By modelling the impact on insurance of controlled burning and ecological thinning of overgrown forests, researchers at TNC and WTW were able to quantify insurance premium savings.
In turn, it is believed these savings could be used to fund further investments in sustainable forest management.
The report also explores how the insurance savings from ecological forestry could be captured and applied to pay debt service on bonds which would be issued to pay for ecological forest treatment.
In this way, the insurance savings can contribute to funding or financing the ecological forest treatment, creating a “virtuous circle”.
For the first time, the project tested parametric insurance as applied to the intensity and acreage of wildfires, resulting in a reduction in both losses and premiums.
Such a parametric product, which can provide instant access to funds to pay for costs not covered by indemnity insurance, would be new to the market and is an innovative way for insurers to cover fire risk.

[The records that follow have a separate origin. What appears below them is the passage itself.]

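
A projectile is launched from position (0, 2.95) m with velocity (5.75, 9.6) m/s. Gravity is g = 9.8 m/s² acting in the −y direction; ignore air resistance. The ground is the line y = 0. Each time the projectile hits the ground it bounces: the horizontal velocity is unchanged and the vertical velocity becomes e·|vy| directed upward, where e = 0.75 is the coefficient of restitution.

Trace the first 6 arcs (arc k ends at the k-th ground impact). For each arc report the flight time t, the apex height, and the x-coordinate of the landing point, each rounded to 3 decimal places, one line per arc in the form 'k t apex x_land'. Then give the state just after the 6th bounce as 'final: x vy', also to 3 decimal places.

Arc 1: start y=2.950, vy=9.600 → t=2.229, apex=7.652, x_land=12.818, impact vy=-12.247
  bounce: vy ← 0.75·12.247 = 9.185
Arc 2: start y=0.000, vy=9.185 → t=1.874, apex=4.304, x_land=23.596, impact vy=-9.185
  bounce: vy ← 0.75·9.185 = 6.889
Arc 3: start y=0.000, vy=6.889 → t=1.406, apex=2.421, x_land=31.680, impact vy=-6.889
  bounce: vy ← 0.75·6.889 = 5.167
Arc 4: start y=0.000, vy=5.167 → t=1.054, apex=1.362, x_land=37.743, impact vy=-5.167
  bounce: vy ← 0.75·5.167 = 3.875
Arc 5: start y=0.000, vy=3.875 → t=0.791, apex=0.766, x_land=42.290, impact vy=-3.875
  bounce: vy ← 0.75·3.875 = 2.906
Arc 6: start y=0.000, vy=2.906 → t=0.593, apex=0.431, x_land=45.700, impact vy=-2.906
  bounce: vy ← 0.75·2.906 = 2.180

1 2.229 7.652 12.818
2 1.874 4.304 23.596
3 1.406 2.421 31.680
4 1.054 1.362 37.743
5 0.791 0.766 42.290
6 0.593 0.431 45.700
final: 45.700 2.180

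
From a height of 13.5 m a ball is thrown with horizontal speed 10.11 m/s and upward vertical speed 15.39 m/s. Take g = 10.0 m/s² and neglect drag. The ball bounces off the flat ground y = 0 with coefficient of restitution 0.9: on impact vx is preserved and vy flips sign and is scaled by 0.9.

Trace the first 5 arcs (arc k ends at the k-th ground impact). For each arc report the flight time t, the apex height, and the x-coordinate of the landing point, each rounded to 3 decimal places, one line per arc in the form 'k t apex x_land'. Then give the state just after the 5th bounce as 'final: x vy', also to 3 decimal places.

Arc 1: start y=13.500, vy=15.390 → t=3.790, apex=25.343, x_land=38.320, impact vy=-22.513
  bounce: vy ← 0.9·22.513 = 20.262
Arc 2: start y=0.000, vy=20.262 → t=4.052, apex=20.528, x_land=79.290, impact vy=-20.262
  bounce: vy ← 0.9·20.262 = 18.236
Arc 3: start y=0.000, vy=18.236 → t=3.647, apex=16.627, x_land=116.163, impact vy=-18.236
  bounce: vy ← 0.9·18.236 = 16.412
Arc 4: start y=0.000, vy=16.412 → t=3.282, apex=13.468, x_land=149.349, impact vy=-16.412
  bounce: vy ← 0.9·16.412 = 14.771
Arc 5: start y=0.000, vy=14.771 → t=2.954, apex=10.909, x_land=179.216, impact vy=-14.771
  bounce: vy ← 0.9·14.771 = 13.294

1 3.790 25.343 38.320
2 4.052 20.528 79.290
3 3.647 16.627 116.163
4 3.282 13.468 149.349
5 2.954 10.909 179.216
final: 179.216 13.294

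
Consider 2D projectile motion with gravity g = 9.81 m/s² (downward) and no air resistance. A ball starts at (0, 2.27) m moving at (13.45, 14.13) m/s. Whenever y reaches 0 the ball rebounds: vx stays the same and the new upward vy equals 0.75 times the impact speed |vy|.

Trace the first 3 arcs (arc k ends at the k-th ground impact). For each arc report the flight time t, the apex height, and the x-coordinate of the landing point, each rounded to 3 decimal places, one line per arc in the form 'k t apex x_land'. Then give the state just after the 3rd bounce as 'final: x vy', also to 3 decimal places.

Arc 1: start y=2.270, vy=14.130 → t=3.033, apex=12.446, x_land=40.798, impact vy=-15.627
  bounce: vy ← 0.75·15.627 = 11.720
Arc 2: start y=0.000, vy=11.720 → t=2.389, apex=7.001, x_land=72.935, impact vy=-11.720
  bounce: vy ← 0.75·11.720 = 8.790
Arc 3: start y=0.000, vy=8.790 → t=1.792, apex=3.938, x_land=97.039, impact vy=-8.790
  bounce: vy ← 0.75·8.790 = 6.593

1 3.033 12.446 40.798
2 2.389 7.001 72.935
3 1.792 3.938 97.039
final: 97.039 6.593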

The project used an ecological forest restoration project in the watershed of Placer County Water Agency in the Tahoe National Forest in northern California.

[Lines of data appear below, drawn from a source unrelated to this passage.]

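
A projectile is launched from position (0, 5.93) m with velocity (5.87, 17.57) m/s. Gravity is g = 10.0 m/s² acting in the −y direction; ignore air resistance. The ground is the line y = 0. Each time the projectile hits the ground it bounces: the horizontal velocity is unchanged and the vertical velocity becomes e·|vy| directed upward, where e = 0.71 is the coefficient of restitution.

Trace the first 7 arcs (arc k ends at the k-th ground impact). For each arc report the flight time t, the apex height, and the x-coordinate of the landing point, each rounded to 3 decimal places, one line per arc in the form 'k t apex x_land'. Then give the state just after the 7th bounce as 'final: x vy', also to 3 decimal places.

1 3.824 21.365 22.448
2 2.935 10.770 39.678
3 2.084 5.429 51.912
4 1.480 2.737 60.598
5 1.051 1.380 66.764
6 0.746 0.695 71.143
7 0.530 0.351 74.252
final: 74.252 1.880

Arc 1: start y=5.930, vy=17.570 → t=3.824, apex=21.365, x_land=22.448, impact vy=-20.671
  bounce: vy ← 0.71·20.671 = 14.677
Arc 2: start y=0.000, vy=14.677 → t=2.935, apex=10.770, x_land=39.678, impact vy=-14.677
  bounce: vy ← 0.71·14.677 = 10.420
Arc 3: start y=0.000, vy=10.420 → t=2.084, apex=5.429, x_land=51.912, impact vy=-10.420
  bounce: vy ← 0.71·10.420 = 7.399
Arc 4: start y=0.000, vy=7.399 → t=1.480, apex=2.737, x_land=60.598, impact vy=-7.399
  bounce: vy ← 0.71·7.399 = 5.253
Arc 5: start y=0.000, vy=5.253 → t=1.051, apex=1.380, x_land=66.764, impact vy=-5.253
  bounce: vy ← 0.71·5.253 = 3.730
Arc 6: start y=0.000, vy=3.730 → t=0.746, apex=0.695, x_land=71.143, impact vy=-3.730
  bounce: vy ← 0.71·3.730 = 2.648
Arc 7: start y=0.000, vy=2.648 → t=0.530, apex=0.351, x_land=74.252, impact vy=-2.648
  bounce: vy ← 0.71·2.648 = 1.880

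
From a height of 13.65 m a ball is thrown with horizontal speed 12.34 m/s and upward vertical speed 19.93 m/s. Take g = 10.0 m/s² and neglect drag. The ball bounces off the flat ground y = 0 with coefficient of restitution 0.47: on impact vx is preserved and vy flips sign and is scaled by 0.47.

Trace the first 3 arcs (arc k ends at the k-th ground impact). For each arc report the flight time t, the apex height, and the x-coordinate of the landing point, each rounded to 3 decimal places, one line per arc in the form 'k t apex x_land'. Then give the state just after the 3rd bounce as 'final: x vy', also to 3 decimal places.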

The researchers found that ecological forestry in the watershed reduced the risk of wildfire substantially for the 81,000 homes in and around the watershed, which in turn could reduce aggregate home insurance premiums $21 million a year
“For the first time we are demonstrating that insurance modelling and pricing can account for the severe wildfire risk reduction benefit of ecological forest treatment,” said Dave Jones, Senior Director of Environmental Risk at The Nature Conservancy and former California Insurance Commissioner.
“These widely-supported forest treatment practices – prescribed burns and ecological thinning – provide the triple benefit of improving forest health, decreasing the risk of catastrophic wildfires, and providing a pathway to keep insurance available.
“Insurers’ models do not currently take into account forest treatment, but now that we have shown it can be done, we expect insurers will begin doing so.”